Muitos desses pacientes, explica o médico, apresentam deficiência de
vitaminas, como a B12. A falta desse nutriente pode levar à anemia grave
e contribuir para danos cardíacos e neurológicos.
O empresário Antônio, 46, fez redução do estômago há quatro anos, com
195 kg. Hoje pesa 170 kg, tem diabetes e hipertensão. "Dieta e
exercício não funcionam comigo."
Outro estudo apresentado no congresso do Rio mostrou que 80% dos
obesos à espera da cirurgia bariátrica em um serviço de saúde tinham
transtornos psiquiátricos (de humor e de ansiedade).
"Isso tem que ser tratado antes da cirurgia. Não adianta colocar a carroça na frente dos bois", diz Ramos.
Segundo Lucas Moura, é frequente também o paciente trocar a comida pela bebida, tornando-se alcoólatra.
"É complicado. Ele faz a cirurgia, acha que está curado e some do radar do médico."
VICIO
Obeso desde sempre. É como o engenheiro João, 56, se autodefine. "Fui
um bebê Johnson, cheio de dobrinhas. Na infância e na adolescência,
sempre fui gordinho."
Na década de 1980, João atingiu 250 kg e decidiu ir morar em um spa.

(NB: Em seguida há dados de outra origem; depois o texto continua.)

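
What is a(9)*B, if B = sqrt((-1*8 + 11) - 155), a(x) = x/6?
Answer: 3*I*sqrt(38) ≈ 18.493*I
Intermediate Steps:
a(x) = x/6 (a(x) = x*(1/6) = x/6)
B = 2*I*sqrt(38) (B = sqrt((-8 + 11) - 155) = sqrt(3 - 155) = sqrt(-152) = 2*I*sqrt(38) ≈ 12.329*I)
a(9)*B = ((1/6)*9)*(2*I*sqrt(38)) = 3*(2*I*sqrt(38))/2 = 3*I*sqrt(38)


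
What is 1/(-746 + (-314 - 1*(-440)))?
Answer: -1/620 ≈ -0.0016129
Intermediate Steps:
1/(-746 + (-314 - 1*(-440))) = 1/(-746 + (-314 + 440)) = 1/(-746 + 126) = 1/(-620) = -1/620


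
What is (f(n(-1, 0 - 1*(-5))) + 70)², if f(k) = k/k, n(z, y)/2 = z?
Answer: 5041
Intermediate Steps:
n(z, y) = 2*z
f(k) = 1
(f(n(-1, 0 - 1*(-5))) + 70)² = (1 + 70)² = 71² = 5041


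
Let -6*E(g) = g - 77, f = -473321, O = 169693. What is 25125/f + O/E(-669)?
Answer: 240948409734/176548733 ≈ 1364.8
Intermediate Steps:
E(g) = 77/6 - g/6 (E(g) = -(g - 77)/6 = -(-77 + g)/6 = 77/6 - g/6)
25125/f + O/E(-669) = 25125/(-473321) + 169693/(77/6 - ⅙*(-669)) = 25125*(-1/473321) + 169693/(77/6 + 223/2) = -25125/473321 + 169693/(373/3) = -25125/473321 + 169693*(3/373) = -25125/473321 + 509079/373 = 240948409734/176548733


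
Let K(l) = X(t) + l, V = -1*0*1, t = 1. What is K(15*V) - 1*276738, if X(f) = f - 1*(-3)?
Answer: -276734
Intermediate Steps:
X(f) = 3 + f (X(f) = f + 3 = 3 + f)
V = 0 (V = 0*1 = 0)
K(l) = 4 + l (K(l) = (3 + 1) + l = 4 + l)
K(15*V) - 1*276738 = (4 + 15*0) - 1*276738 = (4 + 0) - 276738 = 4 - 276738 = -276734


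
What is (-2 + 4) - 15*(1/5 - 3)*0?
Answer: 2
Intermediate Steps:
(-2 + 4) - 15*(1/5 - 3)*0 = 2 - 15*(1/5 - 3)*0 = 2 - (-42)*0 = 2 - 15*0 = 2 + 0 = 2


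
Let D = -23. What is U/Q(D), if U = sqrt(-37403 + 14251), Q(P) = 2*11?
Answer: 2*I*sqrt(1447)/11 ≈ 6.9163*I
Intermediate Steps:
Q(P) = 22
U = 4*I*sqrt(1447) (U = sqrt(-23152) = 4*I*sqrt(1447) ≈ 152.16*I)
U/Q(D) = (4*I*sqrt(1447))/22 = (4*I*sqrt(1447))*(1/22) = 2*I*sqrt(1447)/11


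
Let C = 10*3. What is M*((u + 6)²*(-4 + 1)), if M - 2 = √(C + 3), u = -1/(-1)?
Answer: -294 - 147*√33 ≈ -1138.5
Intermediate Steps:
C = 30
u = 1 (u = -1*(-1) = 1)
M = 2 + √33 (M = 2 + √(30 + 3) = 2 + √33 ≈ 7.7446)
M*((u + 6)²*(-4 + 1)) = (2 + √33)*((1 + 6)²*(-4 + 1)) = (2 + √33)*(7²*(-3)) = (2 + √33)*(49*(-3)) = (2 + √33)*(-147) = -294 - 147*√33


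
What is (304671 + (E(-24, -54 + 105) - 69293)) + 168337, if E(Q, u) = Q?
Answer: 403691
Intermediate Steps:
(304671 + (E(-24, -54 + 105) - 69293)) + 168337 = (304671 + (-24 - 69293)) + 168337 = (304671 - 69317) + 168337 = 235354 + 168337 = 403691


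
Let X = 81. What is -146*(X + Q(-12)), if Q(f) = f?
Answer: -10074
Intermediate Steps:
-146*(X + Q(-12)) = -146*(81 - 12) = -146*69 = -10074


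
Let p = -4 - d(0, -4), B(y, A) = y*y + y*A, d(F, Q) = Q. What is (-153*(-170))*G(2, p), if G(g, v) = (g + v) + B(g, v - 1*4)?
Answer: -52020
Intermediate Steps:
B(y, A) = y² + A*y
p = 0 (p = -4 - 1*(-4) = -4 + 4 = 0)
G(g, v) = g + v + g*(-4 + g + v) (G(g, v) = (g + v) + g*((v - 1*4) + g) = (g + v) + g*((v - 4) + g) = (g + v) + g*((-4 + v) + g) = (g + v) + g*(-4 + g + v) = g + v + g*(-4 + g + v))
(-153*(-170))*G(2, p) = (-153*(-170))*(2 + 0 + 2*(-4 + 2 + 0)) = 26010*(2 + 0 + 2*(-2)) = 26010*(2 + 0 - 4) = 26010*(-2) = -52020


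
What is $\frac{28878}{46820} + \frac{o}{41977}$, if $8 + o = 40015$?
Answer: $\frac{1542669773}{982681570} \approx 1.5699$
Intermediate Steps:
$o = 40007$ ($o = -8 + 40015 = 40007$)
$\frac{28878}{46820} + \frac{o}{41977} = \frac{28878}{46820} + \frac{40007}{41977} = 28878 \cdot \frac{1}{46820} + 40007 \cdot \frac{1}{41977} = \frac{14439}{23410} + \frac{40007}{41977} = \frac{1542669773}{982681570}$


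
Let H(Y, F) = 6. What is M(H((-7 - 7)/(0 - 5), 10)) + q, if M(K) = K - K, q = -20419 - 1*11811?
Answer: -32230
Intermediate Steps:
q = -32230 (q = -20419 - 11811 = -32230)
M(K) = 0
M(H((-7 - 7)/(0 - 5), 10)) + q = 0 - 32230 = -32230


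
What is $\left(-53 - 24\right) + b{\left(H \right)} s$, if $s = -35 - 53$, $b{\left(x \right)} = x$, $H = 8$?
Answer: $-781$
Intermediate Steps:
$s = -88$
$\left(-53 - 24\right) + b{\left(H \right)} s = \left(-53 - 24\right) + 8 \left(-88\right) = -77 - 704 = -781$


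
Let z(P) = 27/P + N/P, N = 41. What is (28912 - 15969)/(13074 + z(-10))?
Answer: 64715/65336 ≈ 0.99050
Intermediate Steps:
z(P) = 68/P (z(P) = 27/P + 41/P = 68/P)
(28912 - 15969)/(13074 + z(-10)) = (28912 - 15969)/(13074 + 68/(-10)) = 12943/(13074 + 68*(-⅒)) = 12943/(13074 - 34/5) = 12943/(65336/5) = 12943*(5/65336) = 64715/65336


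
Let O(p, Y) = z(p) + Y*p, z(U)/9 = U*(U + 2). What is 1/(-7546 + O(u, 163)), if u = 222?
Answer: 1/476192 ≈ 2.1000e-6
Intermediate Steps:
z(U) = 9*U*(2 + U) (z(U) = 9*(U*(U + 2)) = 9*(U*(2 + U)) = 9*U*(2 + U))
O(p, Y) = Y*p + 9*p*(2 + p) (O(p, Y) = 9*p*(2 + p) + Y*p = Y*p + 9*p*(2 + p))
1/(-7546 + O(u, 163)) = 1/(-7546 + 222*(18 + 163 + 9*222)) = 1/(-7546 + 222*(18 + 163 + 1998)) = 1/(-7546 + 222*2179) = 1/(-7546 + 483738) = 1/476192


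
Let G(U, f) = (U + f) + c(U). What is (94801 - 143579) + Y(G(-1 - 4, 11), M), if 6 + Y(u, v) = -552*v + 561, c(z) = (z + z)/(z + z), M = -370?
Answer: 156017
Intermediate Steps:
c(z) = 1 (c(z) = (2*z)/((2*z)) = (2*z)*(1/(2*z)) = 1)
G(U, f) = 1 + U + f (G(U, f) = (U + f) + 1 = 1 + U + f)
Y(u, v) = 555 - 552*v (Y(u, v) = -6 + (-552*v + 561) = -6 + (561 - 552*v) = 555 - 552*v)
(94801 - 143579) + Y(G(-1 - 4, 11), M) = (94801 - 143579) + (555 - 552*(-370)) = -48778 + (555 + 204240) = -48778 + 204795 = 156017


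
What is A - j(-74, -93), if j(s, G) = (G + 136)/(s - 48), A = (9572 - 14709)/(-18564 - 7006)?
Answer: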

Após um ano de restrições alimentares e exercícios físicos diários,
chegou aos 90 kg. "Foi a melhor época da minha vida."
Mas, aos poucos, foi ganhando peso de novo até bater nos 200 kg. "Já
viu, né? Família de italianos, tudo gira em torno de comida. Brincando,
eu comia duas, três pizzas", conta. O pai e os irmãos também são obesos.

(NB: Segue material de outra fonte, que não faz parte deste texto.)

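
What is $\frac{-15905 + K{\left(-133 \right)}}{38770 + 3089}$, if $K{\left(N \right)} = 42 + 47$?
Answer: $- \frac{5272}{13953} \approx -0.37784$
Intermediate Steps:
$K{\left(N \right)} = 89$
$\frac{-15905 + K{\left(-133 \right)}}{38770 + 3089} = \frac{-15905 + 89}{38770 + 3089} = - \frac{15816}{41859} = \left(-15816\right) \frac{1}{41859} = - \frac{5272}{13953}$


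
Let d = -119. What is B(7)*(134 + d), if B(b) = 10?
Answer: 150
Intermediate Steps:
B(7)*(134 + d) = 10*(134 - 119) = 10*15 = 150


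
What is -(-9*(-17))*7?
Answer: -1071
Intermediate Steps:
-(-9*(-17))*7 = -153*7 = -1*1071 = -1071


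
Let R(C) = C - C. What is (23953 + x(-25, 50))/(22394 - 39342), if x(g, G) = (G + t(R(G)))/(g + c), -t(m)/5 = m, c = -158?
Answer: -4383349/3101484 ≈ -1.4133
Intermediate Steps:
R(C) = 0
t(m) = -5*m
x(g, G) = G/(-158 + g) (x(g, G) = (G - 5*0)/(g - 158) = (G + 0)/(-158 + g) = G/(-158 + g))
(23953 + x(-25, 50))/(22394 - 39342) = (23953 + 50/(-158 - 25))/(22394 - 39342) = (23953 + 50/(-183))/(-16948) = (23953 + 50*(-1/183))*(-1/16948) = (23953 - 50/183)*(-1/16948) = (4383349/183)*(-1/16948) = -4383349/3101484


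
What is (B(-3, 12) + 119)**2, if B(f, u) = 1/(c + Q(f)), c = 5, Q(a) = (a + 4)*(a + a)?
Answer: 13924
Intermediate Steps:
Q(a) = 2*a*(4 + a) (Q(a) = (4 + a)*(2*a) = 2*a*(4 + a))
B(f, u) = 1/(5 + 2*f*(4 + f))
(B(-3, 12) + 119)**2 = (1/(5 + 2*(-3)*(4 - 3)) + 119)**2 = (1/(5 + 2*(-3)*1) + 119)**2 = (1/(5 - 6) + 119)**2 = (1/(-1) + 119)**2 = (-1 + 119)**2 = 118**2 = 13924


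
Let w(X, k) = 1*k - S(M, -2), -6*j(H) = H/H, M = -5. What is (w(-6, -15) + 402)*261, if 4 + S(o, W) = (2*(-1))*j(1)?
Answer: 101964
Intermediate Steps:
j(H) = -1/6 (j(H) = -H/(6*H) = -1/6*1 = -1/6)
S(o, W) = -11/3 (S(o, W) = -4 + (2*(-1))*(-1/6) = -4 - 2*(-1/6) = -4 + 1/3 = -11/3)
w(X, k) = 11/3 + k (w(X, k) = 1*k - 1*(-11/3) = k + 11/3 = 11/3 + k)
(w(-6, -15) + 402)*261 = ((11/3 - 15) + 402)*261 = (-34/3 + 402)*261 = (1172/3)*261 = 101964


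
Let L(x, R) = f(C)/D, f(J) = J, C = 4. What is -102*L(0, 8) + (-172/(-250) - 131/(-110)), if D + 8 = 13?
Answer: -219233/2750 ≈ -79.721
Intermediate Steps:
D = 5 (D = -8 + 13 = 5)
L(x, R) = ⅘ (L(x, R) = 4/5 = 4*(⅕) = ⅘)
-102*L(0, 8) + (-172/(-250) - 131/(-110)) = -102*⅘ + (-172/(-250) - 131/(-110)) = -408/5 + (-172*(-1/250) - 131*(-1/110)) = -408/5 + (86/125 + 131/110) = -408/5 + 5167/2750 = -219233/2750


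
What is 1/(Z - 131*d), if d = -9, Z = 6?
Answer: 1/1185 ≈ 0.00084388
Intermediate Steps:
1/(Z - 131*d) = 1/(6 - 131*(-9)) = 1/(6 + 1179) = 1/1185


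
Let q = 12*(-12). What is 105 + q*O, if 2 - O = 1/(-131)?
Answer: -24117/131 ≈ -184.10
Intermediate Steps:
q = -144
O = 263/131 (O = 2 - 1/(-131) = 2 - 1*(-1/131) = 2 + 1/131 = 263/131 ≈ 2.0076)
105 + q*O = 105 - 144*263/131 = 105 - 37872/131 = -24117/131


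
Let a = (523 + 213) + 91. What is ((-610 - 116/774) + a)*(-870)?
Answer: -24337090/129 ≈ -1.8866e+5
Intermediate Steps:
a = 827 (a = 736 + 91 = 827)
((-610 - 116/774) + a)*(-870) = ((-610 - 116/774) + 827)*(-870) = ((-610 - 1*58/387) + 827)*(-870) = ((-610 - 58/387) + 827)*(-870) = (-236128/387 + 827)*(-870) = (83921/387)*(-870) = -24337090/129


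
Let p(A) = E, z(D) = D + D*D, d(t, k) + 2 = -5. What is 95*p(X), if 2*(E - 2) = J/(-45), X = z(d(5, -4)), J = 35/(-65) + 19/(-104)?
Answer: 119035/624 ≈ 190.76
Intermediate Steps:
J = -75/104 (J = 35*(-1/65) + 19*(-1/104) = -7/13 - 19/104 = -75/104 ≈ -0.72115)
d(t, k) = -7 (d(t, k) = -2 - 5 = -7)
z(D) = D + D²
X = 42 (X = -7*(1 - 7) = -7*(-6) = 42)
E = 1253/624 (E = 2 + (-75/104/(-45))/2 = 2 + (-75/104*(-1/45))/2 = 2 + (½)*(5/312) = 2 + 5/624 = 1253/624 ≈ 2.0080)
p(A) = 1253/624
95*p(X) = 95*(1253/624) = 119035/624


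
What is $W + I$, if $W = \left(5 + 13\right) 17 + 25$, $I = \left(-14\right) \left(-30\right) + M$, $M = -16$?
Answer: $735$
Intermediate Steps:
$I = 404$ ($I = \left(-14\right) \left(-30\right) - 16 = 420 - 16 = 404$)
$W = 331$ ($W = 18 \cdot 17 + 25 = 306 + 25 = 331$)
$W + I = 331 + 404 = 735$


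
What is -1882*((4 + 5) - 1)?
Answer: -15056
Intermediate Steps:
-1882*((4 + 5) - 1) = -1882*(9 - 1) = -1882*8 = -15056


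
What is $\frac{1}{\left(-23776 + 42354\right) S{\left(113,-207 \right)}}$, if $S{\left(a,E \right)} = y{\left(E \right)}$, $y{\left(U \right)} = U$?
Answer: $- \frac{1}{3845646} \approx -2.6003 \cdot 10^{-7}$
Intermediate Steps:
$S{\left(a,E \right)} = E$
$\frac{1}{\left(-23776 + 42354\right) S{\left(113,-207 \right)}} = \frac{1}{\left(-23776 + 42354\right) \left(-207\right)} = \frac{1}{18578} \left(- \frac{1}{207}\right) = - \frac{1}{3845646}$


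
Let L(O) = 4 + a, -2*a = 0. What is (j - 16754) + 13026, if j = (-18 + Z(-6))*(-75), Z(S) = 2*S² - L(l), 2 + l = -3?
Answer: -7478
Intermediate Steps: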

Na década de 1990, João fez duas cirurgias bariátricas. Em ambas
ocasiões, conseguiu chegar aos 130 kg. Hoje está com quase 200 kg e não
pretende fazer uma nova cirurgia por contas dos riscos de um terceiro
procedimento.
"Obeso é como alcoólatra, não pode chegar perto de comida. A gente
opera, mas a cabeça continua igual. Eu sei que me alimento de forma
errada, como muito pão e massa. Deveria levar a reeducação alimentar a
sério, mas não consigo."
Ele também diz ter dificuldades em praticar exercícios físicos em
razão do inchaço nas pernas, provocado por uma infecção de pele grave.
Apresenta ainda deficit de vitamina B12, ferro e cálcio, o que o fez
perder os dentes. "Minha pele está seca, as unhas descamadas. Além de
não emagrecer, fiquei com muitas sequelas. Comigo não deu certo", relata
o engenheiro, que mantém acompanhamento psiquiátrico.